Doxycycline was given to my co-workers who aren't pregnant. Is doxycycline a better medicine against anthrax than ciprofloxacin?

No. There is no information to suggest that doxycycline is better than ciprofloxacin to prevent anthrax.

I'm having a lot of heartburn while I'm pregnant. Can I take ciprofloxacin at the same time as I take antacids?

No. Antacids should not be taken at the same time as ciprofloxacin because they may keep ciprofloxacin from working well. (Antacids can prevent ciprofloxacin from being absorbed and used by the body.) You should not take antacids in the 6 hours before you take a ciprofloxacin pill or for 2 hours after you take ciprofloxacin.

I've been trying to get pregnant and have just started taking a drug to prevent anthrax.

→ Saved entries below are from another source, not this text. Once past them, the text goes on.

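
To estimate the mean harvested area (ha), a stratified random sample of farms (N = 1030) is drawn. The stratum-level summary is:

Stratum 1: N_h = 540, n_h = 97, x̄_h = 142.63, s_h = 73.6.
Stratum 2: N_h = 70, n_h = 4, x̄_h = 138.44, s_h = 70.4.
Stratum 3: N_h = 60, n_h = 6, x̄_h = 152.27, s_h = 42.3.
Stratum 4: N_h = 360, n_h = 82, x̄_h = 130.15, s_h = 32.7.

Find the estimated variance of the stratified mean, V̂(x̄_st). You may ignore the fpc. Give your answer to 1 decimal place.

V̂(x̄_st) ≈ 23.7

V̂(x̄_st) = Σ W_h² s_h²/n_h, with W_h = N_h/N and N = 1030:
  stratum 1: (540/1030)²·73.6²/97 = 15.3496
  stratum 2: (70/1030)²·70.4²/4 = 5.72278
  stratum 3: (60/1030)²·42.3²/6 = 1.01195
  stratum 4: (360/1030)²·32.7²/82 = 1.59299
V̂(x̄_st) = 23.6773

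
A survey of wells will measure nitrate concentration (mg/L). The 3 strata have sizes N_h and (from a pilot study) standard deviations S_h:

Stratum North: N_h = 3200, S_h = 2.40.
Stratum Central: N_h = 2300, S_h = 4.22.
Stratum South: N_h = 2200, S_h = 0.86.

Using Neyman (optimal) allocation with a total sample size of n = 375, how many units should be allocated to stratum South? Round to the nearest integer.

Neyman allocation: n_h = n · N_h S_h / Σ N_i S_i, with n = 375.
  stratum North: N_h·S_h = 3200·2.40 = 7680.00
  stratum Central: N_h·S_h = 2300·4.22 = 9706.00
  stratum South: N_h·S_h = 2200·0.86 = 1892.00
Σ N_h S_h = 19278.00
n for stratum South = 375·1892.00/19278.00 = 36.804 → 37

37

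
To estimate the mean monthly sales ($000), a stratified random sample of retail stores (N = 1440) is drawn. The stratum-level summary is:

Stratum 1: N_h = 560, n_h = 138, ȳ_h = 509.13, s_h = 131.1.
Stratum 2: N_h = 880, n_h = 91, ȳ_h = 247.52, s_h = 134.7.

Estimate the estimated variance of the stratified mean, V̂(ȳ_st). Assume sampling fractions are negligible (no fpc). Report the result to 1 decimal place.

V̂(ȳ_st) = Σ W_h² s_h²/n_h, with W_h = N_h/N and N = 1440:
  stratum 1: (560/1440)²·131.1²/138 = 18.8355
  stratum 2: (880/1440)²·134.7²/91 = 74.4619
V̂(ȳ_st) = 93.2974

V̂(ȳ_st) ≈ 93.3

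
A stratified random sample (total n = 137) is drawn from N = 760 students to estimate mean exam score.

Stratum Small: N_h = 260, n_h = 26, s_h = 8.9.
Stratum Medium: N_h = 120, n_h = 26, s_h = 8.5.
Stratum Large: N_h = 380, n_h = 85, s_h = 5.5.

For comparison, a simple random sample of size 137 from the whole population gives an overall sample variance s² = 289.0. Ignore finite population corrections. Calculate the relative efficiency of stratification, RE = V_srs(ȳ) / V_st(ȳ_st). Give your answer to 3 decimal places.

V̂(ȳ_st) = Σ W_h² s_h²/n_h, with W_h = N_h/N and N = 760:
  stratum Small: (260/760)²·8.9²/26 = 0.356555
  stratum Medium: (120/760)²·8.5²/26 = 0.0692787
  stratum Large: (380/760)²·5.5²/85 = 0.0889706
V_st = 0.514804
V_srs = s²/n = 289.0/137 = 2.10949
Relative efficiency = V_srs / V_st = 2.10949/0.514804 = 4.0977

RE ≈ 4.098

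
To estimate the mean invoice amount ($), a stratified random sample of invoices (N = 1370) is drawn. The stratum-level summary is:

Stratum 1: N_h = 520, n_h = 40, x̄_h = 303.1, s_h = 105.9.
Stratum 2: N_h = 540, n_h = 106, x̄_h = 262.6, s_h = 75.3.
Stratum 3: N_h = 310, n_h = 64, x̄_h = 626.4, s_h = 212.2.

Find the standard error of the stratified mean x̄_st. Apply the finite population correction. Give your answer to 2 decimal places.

V̂(x̄_st) = Σ W_h² (1 − n_h/N_h) s_h²/n_h, with W_h = N_h/N and N = 1370:
  stratum 1: (520/1370)²·(1 − 40/520)·105.9²/40 = 37.2851
  stratum 2: (540/1370)²·(1 − 106/540)·75.3²/106 = 6.67923
  stratum 3: (310/1370)²·(1 − 64/310)·212.2²/64 = 28.5869
V̂(x̄_st) = 72.5512
SE(x̄_st) = √72.5512 = 8.5177

SE(x̄_st) ≈ 8.52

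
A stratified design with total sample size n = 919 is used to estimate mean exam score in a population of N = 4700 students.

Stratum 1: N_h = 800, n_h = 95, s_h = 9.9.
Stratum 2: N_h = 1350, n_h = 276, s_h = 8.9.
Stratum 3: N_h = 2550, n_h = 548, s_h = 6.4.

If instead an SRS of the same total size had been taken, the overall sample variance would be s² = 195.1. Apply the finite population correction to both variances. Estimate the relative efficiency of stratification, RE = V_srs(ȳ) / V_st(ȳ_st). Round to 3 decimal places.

RE ≈ 2.735

V̂(ȳ_st) = Σ W_h² (1 − n_h/N_h) s_h²/n_h, with W_h = N_h/N and N = 4700:
  stratum 1: (800/4700)²·(1 − 95/800)·9.9²/95 = 0.0263409
  stratum 2: (1350/4700)²·(1 − 276/1350)·8.9²/276 = 0.0188371
  stratum 3: (2550/4700)²·(1 − 548/2550)·6.4²/548 = 0.0172738
V_st = 0.0624517
V_srs = (1 − 919/4700)·195.1/919 = 0.170785
Relative efficiency = V_srs / V_st = 0.170785/0.0624517 = 2.7347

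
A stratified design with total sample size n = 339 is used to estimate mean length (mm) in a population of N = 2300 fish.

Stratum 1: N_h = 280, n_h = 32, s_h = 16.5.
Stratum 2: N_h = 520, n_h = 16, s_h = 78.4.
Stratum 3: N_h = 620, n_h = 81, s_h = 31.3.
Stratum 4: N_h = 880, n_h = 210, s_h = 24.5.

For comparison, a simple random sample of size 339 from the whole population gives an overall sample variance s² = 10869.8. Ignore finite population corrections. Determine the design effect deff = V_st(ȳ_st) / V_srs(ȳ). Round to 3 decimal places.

V̂(ȳ_st) = Σ W_h² s_h²/n_h, with W_h = N_h/N and N = 2300:
  stratum 1: (280/2300)²·16.5²/32 = 0.126089
  stratum 2: (520/2300)²·78.4²/16 = 19.6365
  stratum 3: (620/2300)²·31.3²/81 = 0.878884
  stratum 4: (880/2300)²·24.5²/210 = 0.41843
V_st = 21.0599
V_srs = s²/n = 10869.8/339 = 32.0643
deff = V_st / V_srs = 21.0599/32.0643 = 0.6568

deff ≈ 0.657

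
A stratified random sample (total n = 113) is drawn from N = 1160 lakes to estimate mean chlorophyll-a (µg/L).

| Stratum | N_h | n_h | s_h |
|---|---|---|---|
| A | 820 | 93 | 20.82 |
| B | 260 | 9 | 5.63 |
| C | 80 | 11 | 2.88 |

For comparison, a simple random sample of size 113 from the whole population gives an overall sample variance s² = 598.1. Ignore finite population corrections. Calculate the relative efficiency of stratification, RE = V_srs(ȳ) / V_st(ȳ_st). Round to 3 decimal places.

RE ≈ 2.109

V̂(ȳ_st) = Σ W_h² s_h²/n_h, with W_h = N_h/N and N = 1160:
  stratum A: (820/1160)²·20.82²/93 = 2.32911
  stratum B: (260/1160)²·5.63²/9 = 0.176931
  stratum C: (80/1160)²·2.88²/11 = 0.00358638
V_st = 2.50963
V_srs = s²/n = 598.1/113 = 5.29292
Relative efficiency = V_srs / V_st = 5.29292/2.50963 = 2.1090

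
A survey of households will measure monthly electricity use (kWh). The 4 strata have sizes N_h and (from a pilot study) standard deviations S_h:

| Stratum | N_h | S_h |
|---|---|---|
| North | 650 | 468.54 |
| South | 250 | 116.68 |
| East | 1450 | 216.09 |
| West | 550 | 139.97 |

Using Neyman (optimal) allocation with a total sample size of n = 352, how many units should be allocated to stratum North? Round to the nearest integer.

Neyman allocation: n_h = n · N_h S_h / Σ N_i S_i, with n = 352.
  stratum North: N_h·S_h = 650·468.54 = 304551.00
  stratum South: N_h·S_h = 250·116.68 = 29170.00
  stratum East: N_h·S_h = 1450·216.09 = 313330.50
  stratum West: N_h·S_h = 550·139.97 = 76983.50
Σ N_h S_h = 724035.00
n for stratum North = 352·304551.00/724035.00 = 148.062 → 148

148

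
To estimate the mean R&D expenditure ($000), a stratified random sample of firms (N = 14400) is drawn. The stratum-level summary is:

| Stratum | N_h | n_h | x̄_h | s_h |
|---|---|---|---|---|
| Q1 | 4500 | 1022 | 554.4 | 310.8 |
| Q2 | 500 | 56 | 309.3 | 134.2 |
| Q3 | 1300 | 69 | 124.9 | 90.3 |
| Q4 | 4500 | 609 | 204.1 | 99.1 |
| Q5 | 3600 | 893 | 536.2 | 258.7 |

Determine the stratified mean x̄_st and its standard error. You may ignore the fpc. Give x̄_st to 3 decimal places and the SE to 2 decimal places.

x̄_st ≈ 393.097, SE ≈ 4.10

x̄_st = Σ W_h x̄_h = (4500·554.4 + 500·309.3 + 1300·124.9 + 4500·204.1 + 3600·536.2)/14400 = 393.09653
V̂(x̄_st) = Σ W_h² s_h²/n_h, with W_h = N_h/N and N = 14400:
  stratum Q1: (4500/14400)²·310.8²/1022 = 9.2302
  stratum Q2: (500/14400)²·134.2²/56 = 0.387732
  stratum Q3: (1300/14400)²·90.3²/69 = 0.963137
  stratum Q4: (4500/14400)²·99.1²/609 = 1.57482
  stratum Q5: (3600/14400)²·258.7²/893 = 4.68405
V̂(x̄_st) = 16.8399
SE(x̄_st) = √16.8399 = 4.10365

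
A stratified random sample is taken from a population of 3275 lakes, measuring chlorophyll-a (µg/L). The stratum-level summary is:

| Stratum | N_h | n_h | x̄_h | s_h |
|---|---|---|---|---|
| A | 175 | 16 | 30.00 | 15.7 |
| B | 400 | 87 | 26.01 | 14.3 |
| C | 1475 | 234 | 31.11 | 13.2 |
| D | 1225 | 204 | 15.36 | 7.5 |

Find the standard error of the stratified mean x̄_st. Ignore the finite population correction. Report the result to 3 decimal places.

SE(x̄_st) ≈ 0.518

V̂(x̄_st) = Σ W_h² s_h²/n_h, with W_h = N_h/N and N = 3275:
  stratum A: (175/3275)²·15.7²/16 = 0.0439879
  stratum B: (400/3275)²·14.3²/87 = 0.0350631
  stratum C: (1475/3275)²·13.2²/234 = 0.151041
  stratum D: (1225/3275)²·7.5²/204 = 0.0385782
V̂(x̄_st) = 0.26867
SE(x̄_st) = √0.26867 = 0.518334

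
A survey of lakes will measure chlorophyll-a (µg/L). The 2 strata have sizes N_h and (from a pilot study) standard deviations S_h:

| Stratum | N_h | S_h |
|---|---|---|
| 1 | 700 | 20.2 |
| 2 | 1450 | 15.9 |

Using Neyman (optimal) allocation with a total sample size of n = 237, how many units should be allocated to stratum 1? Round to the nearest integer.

Neyman allocation: n_h = n · N_h S_h / Σ N_i S_i, with n = 237.
  stratum 1: N_h·S_h = 700·20.2 = 14140.00
  stratum 2: N_h·S_h = 1450·15.9 = 23055.00
Σ N_h S_h = 37195.00
n for stratum 1 = 237·14140.00/37195.00 = 90.098 → 90

90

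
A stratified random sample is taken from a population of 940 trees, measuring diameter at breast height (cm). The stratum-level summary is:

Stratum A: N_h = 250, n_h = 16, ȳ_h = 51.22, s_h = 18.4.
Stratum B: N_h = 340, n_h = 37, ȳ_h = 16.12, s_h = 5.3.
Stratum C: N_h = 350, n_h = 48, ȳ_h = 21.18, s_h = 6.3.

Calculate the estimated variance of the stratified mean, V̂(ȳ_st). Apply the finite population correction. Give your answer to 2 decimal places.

V̂(ȳ_st) = Σ W_h² (1 − n_h/N_h) s_h²/n_h, with W_h = N_h/N and N = 940:
  stratum A: (250/940)²·(1 − 16/250)·18.4²/16 = 1.40093
  stratum B: (340/940)²·(1 − 37/340)·5.3²/37 = 0.0885148
  stratum C: (350/940)²·(1 − 48/350)·6.3²/48 = 0.0989143
V̂(ȳ_st) = 1.58836

V̂(ȳ_st) ≈ 1.59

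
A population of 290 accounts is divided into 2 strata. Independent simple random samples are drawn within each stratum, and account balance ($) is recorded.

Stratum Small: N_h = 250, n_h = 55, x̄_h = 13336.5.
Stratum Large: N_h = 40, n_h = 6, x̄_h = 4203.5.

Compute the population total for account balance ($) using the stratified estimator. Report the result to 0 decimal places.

τ̂_st ≈ 3502265

τ̂_st = Σ N_h x̄_h = 250·13336.5 + 40·4203.5 = 3502265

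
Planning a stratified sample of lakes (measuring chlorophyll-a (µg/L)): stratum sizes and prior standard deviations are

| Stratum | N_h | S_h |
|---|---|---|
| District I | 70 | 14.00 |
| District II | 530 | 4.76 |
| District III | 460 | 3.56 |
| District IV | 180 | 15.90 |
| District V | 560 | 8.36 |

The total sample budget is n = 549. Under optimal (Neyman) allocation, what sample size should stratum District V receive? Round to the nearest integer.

Neyman allocation: n_h = n · N_h S_h / Σ N_i S_i, with n = 549.
  stratum District I: N_h·S_h = 70·14.00 = 980.00
  stratum District II: N_h·S_h = 530·4.76 = 2522.80
  stratum District III: N_h·S_h = 460·3.56 = 1637.60
  stratum District IV: N_h·S_h = 180·15.90 = 2862.00
  stratum District V: N_h·S_h = 560·8.36 = 4681.60
Σ N_h S_h = 12684.00
n for stratum District V = 549·4681.60/12684.00 = 202.633 → 203

203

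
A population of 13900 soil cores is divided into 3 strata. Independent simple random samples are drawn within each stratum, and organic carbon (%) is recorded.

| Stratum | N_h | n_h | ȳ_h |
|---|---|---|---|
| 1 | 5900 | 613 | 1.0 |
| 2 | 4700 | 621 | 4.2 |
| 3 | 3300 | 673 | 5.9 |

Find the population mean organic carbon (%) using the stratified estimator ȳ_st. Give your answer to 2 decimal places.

ȳ_st ≈ 3.25

N = Σ N_h = 13900. Stratum weights W_h = N_h/N.
ȳ_st = (5900·1.0 + 4700·4.2 + 3300·5.9) / 13900 = 3.2453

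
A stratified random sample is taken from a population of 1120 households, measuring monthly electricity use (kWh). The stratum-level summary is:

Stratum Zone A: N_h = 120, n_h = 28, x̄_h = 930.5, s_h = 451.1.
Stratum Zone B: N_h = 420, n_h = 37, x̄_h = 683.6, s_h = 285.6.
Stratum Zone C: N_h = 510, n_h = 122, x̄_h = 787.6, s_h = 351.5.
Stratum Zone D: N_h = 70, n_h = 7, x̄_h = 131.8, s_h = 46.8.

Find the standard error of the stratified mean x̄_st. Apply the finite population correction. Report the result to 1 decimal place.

SE(x̄_st) ≈ 22.5

V̂(x̄_st) = Σ W_h² (1 − n_h/N_h) s_h²/n_h, with W_h = N_h/N and N = 1120:
  stratum Zone A: (120/1120)²·(1 − 28/120)·451.1²/28 = 63.9618
  stratum Zone B: (420/1120)²·(1 − 37/420)·285.6²/37 = 282.701
  stratum Zone C: (510/1120)²·(1 − 122/510)·351.5²/122 = 159.756
  stratum Zone D: (70/1120)²·(1 − 7/70)·46.8²/7 = 1.10001
V̂(x̄_st) = 507.518
SE(x̄_st) = √507.518 = 22.5282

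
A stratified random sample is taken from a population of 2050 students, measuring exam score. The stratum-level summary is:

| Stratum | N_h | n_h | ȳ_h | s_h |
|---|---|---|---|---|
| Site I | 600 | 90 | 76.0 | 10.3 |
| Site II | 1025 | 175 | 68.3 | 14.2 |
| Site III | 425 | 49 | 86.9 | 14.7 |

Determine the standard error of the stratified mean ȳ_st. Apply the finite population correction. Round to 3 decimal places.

V̂(ȳ_st) = Σ W_h² (1 − n_h/N_h) s_h²/n_h, with W_h = N_h/N and N = 2050:
  stratum Site I: (600/2050)²·(1 − 90/600)·10.3²/90 = 0.0858313
  stratum Site II: (1025/2050)²·(1 − 175/1025)·14.2²/175 = 0.238877
  stratum Site III: (425/2050)²·(1 − 49/425)·14.7²/49 = 0.16769
V̂(ȳ_st) = 0.492398
SE(ȳ_st) = √0.492398 = 0.701711

SE(ȳ_st) ≈ 0.702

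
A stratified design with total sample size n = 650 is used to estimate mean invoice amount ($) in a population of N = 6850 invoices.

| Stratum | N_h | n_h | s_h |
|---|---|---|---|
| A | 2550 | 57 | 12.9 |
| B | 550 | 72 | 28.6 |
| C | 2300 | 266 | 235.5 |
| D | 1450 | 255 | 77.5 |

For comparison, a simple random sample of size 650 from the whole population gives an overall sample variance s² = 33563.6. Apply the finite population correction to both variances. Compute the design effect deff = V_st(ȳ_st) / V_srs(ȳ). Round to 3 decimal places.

V̂(ȳ_st) = Σ W_h² (1 − n_h/N_h) s_h²/n_h, with W_h = N_h/N and N = 6850:
  stratum A: (2550/6850)²·(1 − 57/2550)·12.9²/57 = 0.395536
  stratum B: (550/6850)²·(1 − 72/550)·28.6²/72 = 0.0636516
  stratum C: (2300/6850)²·(1 − 266/2300)·235.5²/266 = 20.7873
  stratum D: (1450/6850)²·(1 − 255/1450)·77.5²/255 = 0.869797
V_st = 22.1163
V_srs = (1 − 650/6850)·33563.6/650 = 46.7365
deff = V_st / V_srs = 22.1163/46.7365 = 0.4732

deff ≈ 0.473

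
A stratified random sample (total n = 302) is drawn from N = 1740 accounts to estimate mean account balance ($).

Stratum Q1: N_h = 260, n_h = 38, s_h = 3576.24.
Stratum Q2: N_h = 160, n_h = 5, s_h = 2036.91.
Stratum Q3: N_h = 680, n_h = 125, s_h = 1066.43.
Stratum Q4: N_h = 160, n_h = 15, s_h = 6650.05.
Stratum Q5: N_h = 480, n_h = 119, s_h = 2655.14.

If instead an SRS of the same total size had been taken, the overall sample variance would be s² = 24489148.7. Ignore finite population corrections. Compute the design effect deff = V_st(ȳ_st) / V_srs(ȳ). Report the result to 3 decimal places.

V̂(ȳ_st) = Σ W_h² s_h²/n_h, with W_h = N_h/N and N = 1740:
  stratum Q1: (260/1740)²·3576.24²/38 = 7514.81
  stratum Q2: (160/1740)²·2036.91²/5 = 7016.41
  stratum Q3: (680/1740)²·1066.43²/125 = 1389.55
  stratum Q4: (160/1740)²·6650.05²/15 = 24928.7
  stratum Q5: (480/1740)²·2655.14²/119 = 4508.29
V_st = 45357.8
V_srs = s²/n = 24489148.7/302 = 81089.9
deff = V_st / V_srs = 45357.8/81089.9 = 0.5594

deff ≈ 0.559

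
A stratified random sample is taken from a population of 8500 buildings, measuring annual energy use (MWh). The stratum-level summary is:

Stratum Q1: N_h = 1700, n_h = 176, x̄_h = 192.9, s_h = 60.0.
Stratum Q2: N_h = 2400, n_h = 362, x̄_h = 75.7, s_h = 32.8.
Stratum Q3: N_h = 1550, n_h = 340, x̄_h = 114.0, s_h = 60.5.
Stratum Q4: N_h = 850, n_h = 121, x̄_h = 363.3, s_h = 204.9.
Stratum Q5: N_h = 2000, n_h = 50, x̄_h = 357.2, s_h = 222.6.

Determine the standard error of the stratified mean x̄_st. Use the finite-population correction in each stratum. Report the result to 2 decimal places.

SE(x̄_st) ≈ 7.60

V̂(x̄_st) = Σ W_h² (1 − n_h/N_h) s_h²/n_h, with W_h = N_h/N and N = 8500:
  stratum Q1: (1700/8500)²·(1 − 176/1700)·60.0²/176 = 0.733476
  stratum Q2: (2400/8500)²·(1 − 362/2400)·32.8²/362 = 0.201195
  stratum Q3: (1550/8500)²·(1 − 340/1550)·60.5²/340 = 0.279454
  stratum Q4: (850/8500)²·(1 − 121/850)·204.9²/121 = 2.97582
  stratum Q5: (2000/8500)²·(1 − 50/2000)·222.6²/50 = 53.4942
V̂(x̄_st) = 57.6842
SE(x̄_st) = √57.6842 = 7.59501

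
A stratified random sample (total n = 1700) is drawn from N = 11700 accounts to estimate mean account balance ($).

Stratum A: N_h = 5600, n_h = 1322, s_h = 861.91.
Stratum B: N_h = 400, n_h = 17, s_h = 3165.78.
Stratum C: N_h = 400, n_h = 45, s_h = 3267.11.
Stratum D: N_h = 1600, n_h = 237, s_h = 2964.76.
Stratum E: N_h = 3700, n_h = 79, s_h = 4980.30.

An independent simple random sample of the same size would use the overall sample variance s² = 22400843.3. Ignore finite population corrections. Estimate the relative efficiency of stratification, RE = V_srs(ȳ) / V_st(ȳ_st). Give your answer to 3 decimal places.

V̂(ȳ_st) = Σ W_h² s_h²/n_h, with W_h = N_h/N and N = 11700:
  stratum A: (5600/11700)²·861.91²/1322 = 128.735
  stratum B: (400/11700)²·3165.78²/17 = 689.066
  stratum C: (400/11700)²·3267.11²/45 = 277.245
  stratum D: (1600/11700)²·2964.76²/237 = 693.584
  stratum E: (3700/11700)²·4980.30²/79 = 31399
V_st = 33187.6
V_srs = s²/n = 22400843.3/1700 = 13177
Relative efficiency = V_srs / V_st = 13177/33187.6 = 0.3970

RE ≈ 0.397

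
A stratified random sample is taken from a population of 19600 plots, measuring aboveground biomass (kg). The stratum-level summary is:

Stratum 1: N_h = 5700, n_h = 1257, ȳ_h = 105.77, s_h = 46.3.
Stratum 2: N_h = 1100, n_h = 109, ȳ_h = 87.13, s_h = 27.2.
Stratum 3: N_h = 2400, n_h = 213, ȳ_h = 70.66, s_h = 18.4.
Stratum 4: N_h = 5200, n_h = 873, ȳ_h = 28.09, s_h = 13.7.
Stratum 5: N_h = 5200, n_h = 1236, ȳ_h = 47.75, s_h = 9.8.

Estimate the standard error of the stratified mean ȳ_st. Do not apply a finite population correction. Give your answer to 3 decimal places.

V̂(ȳ_st) = Σ W_h² s_h²/n_h, with W_h = N_h/N and N = 19600:
  stratum 1: (5700/19600)²·46.3²/1257 = 0.144233
  stratum 2: (1100/19600)²·27.2²/109 = 0.0213789
  stratum 3: (2400/19600)²·18.4²/213 = 0.0238323
  stratum 4: (5200/19600)²·13.7²/873 = 0.0151329
  stratum 5: (5200/19600)²·9.8²/1236 = 0.00546926
V̂(ȳ_st) = 0.210046
SE(ȳ_st) = √0.210046 = 0.458308

SE(ȳ_st) ≈ 0.458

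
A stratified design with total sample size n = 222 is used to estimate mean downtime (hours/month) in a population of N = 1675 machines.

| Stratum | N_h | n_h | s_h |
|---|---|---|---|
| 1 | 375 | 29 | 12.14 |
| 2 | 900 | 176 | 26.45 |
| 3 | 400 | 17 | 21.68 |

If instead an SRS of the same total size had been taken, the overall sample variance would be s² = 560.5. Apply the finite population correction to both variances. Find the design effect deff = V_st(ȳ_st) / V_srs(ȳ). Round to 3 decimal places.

V̂(ȳ_st) = Σ W_h² (1 − n_h/N_h) s_h²/n_h, with W_h = N_h/N and N = 1675:
  stratum 1: (375/1675)²·(1 − 29/375)·12.14²/29 = 0.235027
  stratum 2: (900/1675)²·(1 − 176/900)·26.45²/176 = 0.923188
  stratum 3: (400/1675)²·(1 − 17/400)·21.68²/17 = 1.50973
V_st = 2.66794
V_srs = (1 − 222/1675)·560.5/222 = 2.19015
deff = V_st / V_srs = 2.66794/2.19015 = 1.2182

deff ≈ 1.218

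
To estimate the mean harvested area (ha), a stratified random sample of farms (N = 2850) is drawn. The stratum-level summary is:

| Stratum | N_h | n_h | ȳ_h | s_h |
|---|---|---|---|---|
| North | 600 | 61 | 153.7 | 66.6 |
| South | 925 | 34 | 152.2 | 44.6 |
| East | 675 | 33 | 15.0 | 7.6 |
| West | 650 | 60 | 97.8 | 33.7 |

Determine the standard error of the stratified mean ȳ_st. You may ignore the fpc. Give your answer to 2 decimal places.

SE(ȳ_st) ≈ 3.24

V̂(ȳ_st) = Σ W_h² s_h²/n_h, with W_h = N_h/N and N = 2850:
  stratum North: (600/2850)²·66.6²/61 = 3.22279
  stratum South: (925/2850)²·44.6²/34 = 6.16289
  stratum East: (675/2850)²·7.6²/33 = 0.0981818
  stratum West: (650/2850)²·33.7²/60 = 0.984568
V̂(ȳ_st) = 10.4684
SE(ȳ_st) = √10.4684 = 3.23549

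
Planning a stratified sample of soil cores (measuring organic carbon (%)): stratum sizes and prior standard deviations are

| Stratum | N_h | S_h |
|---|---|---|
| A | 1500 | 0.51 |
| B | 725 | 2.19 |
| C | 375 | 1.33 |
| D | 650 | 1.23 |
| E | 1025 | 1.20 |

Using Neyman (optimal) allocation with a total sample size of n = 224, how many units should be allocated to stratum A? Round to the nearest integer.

35

Neyman allocation: n_h = n · N_h S_h / Σ N_i S_i, with n = 224.
  stratum A: N_h·S_h = 1500·0.51 = 765.00
  stratum B: N_h·S_h = 725·2.19 = 1587.75
  stratum C: N_h·S_h = 375·1.33 = 498.75
  stratum D: N_h·S_h = 650·1.23 = 799.50
  stratum E: N_h·S_h = 1025·1.20 = 1230.00
Σ N_h S_h = 4881.00
n for stratum A = 224·765.00/4881.00 = 35.108 → 35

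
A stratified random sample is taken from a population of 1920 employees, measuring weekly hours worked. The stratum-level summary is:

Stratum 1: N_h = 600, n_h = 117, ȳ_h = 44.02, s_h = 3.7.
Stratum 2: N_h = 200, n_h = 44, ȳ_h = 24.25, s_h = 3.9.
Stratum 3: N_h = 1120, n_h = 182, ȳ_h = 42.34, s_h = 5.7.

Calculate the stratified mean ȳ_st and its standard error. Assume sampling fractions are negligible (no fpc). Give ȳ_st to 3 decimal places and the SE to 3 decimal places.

ȳ_st = Σ W_h ȳ_h = (600·44.02 + 200·24.25 + 1120·42.34)/1920 = 40.98063
V̂(ȳ_st) = Σ W_h² s_h²/n_h, with W_h = N_h/N and N = 1920:
  stratum 1: (600/1920)²·3.7²/117 = 0.0114266
  stratum 2: (200/1920)²·3.9²/44 = 0.00375089
  stratum 3: (1120/1920)²·5.7²/182 = 0.0607452
V̂(ȳ_st) = 0.0759227
SE(ȳ_st) = √0.0759227 = 0.275541

ȳ_st ≈ 40.981, SE ≈ 0.276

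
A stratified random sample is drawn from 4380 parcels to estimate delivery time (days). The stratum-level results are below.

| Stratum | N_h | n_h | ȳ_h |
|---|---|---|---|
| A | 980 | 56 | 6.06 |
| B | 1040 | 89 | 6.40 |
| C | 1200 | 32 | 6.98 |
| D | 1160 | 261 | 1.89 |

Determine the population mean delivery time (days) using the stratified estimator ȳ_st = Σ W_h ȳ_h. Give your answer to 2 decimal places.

ȳ_st ≈ 5.29

N = Σ N_h = 4380. Stratum weights W_h = N_h/N.
ȳ_st = (980·6.06 + 1040·6.40 + 1200·6.98 + 1160·1.89) / 4380 = 5.2884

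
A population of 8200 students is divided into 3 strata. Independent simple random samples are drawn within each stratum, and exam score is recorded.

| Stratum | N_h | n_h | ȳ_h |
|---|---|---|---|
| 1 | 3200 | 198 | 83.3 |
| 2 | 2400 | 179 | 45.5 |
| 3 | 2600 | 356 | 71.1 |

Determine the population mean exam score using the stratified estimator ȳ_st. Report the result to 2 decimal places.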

Can I keep trying to get pregnant while taking this drug?

Whether or not to try to get pregnant while taking a drug to prevent anthrax is your choice. When making this choice, you should discuss the risks and benefits with your family and your health care provider. Some women may want to wait until after taking the full course of antibiotics before getting pregnant. If you decide not to wait, it may be best not to take doxycycline unless there is a certain reason why you cannot take either ciprofloxacin or amoxicillin.

I just found out I'm pregnant, and I was exposed to anthrax at work. I want to take the best drug for my baby and me, but I don't want my boss to know yet that I'm pregnant. What should I do?

It is very important that you tell your health care provider or local public health officials that you are pregnant. They will not be required to tell your boss.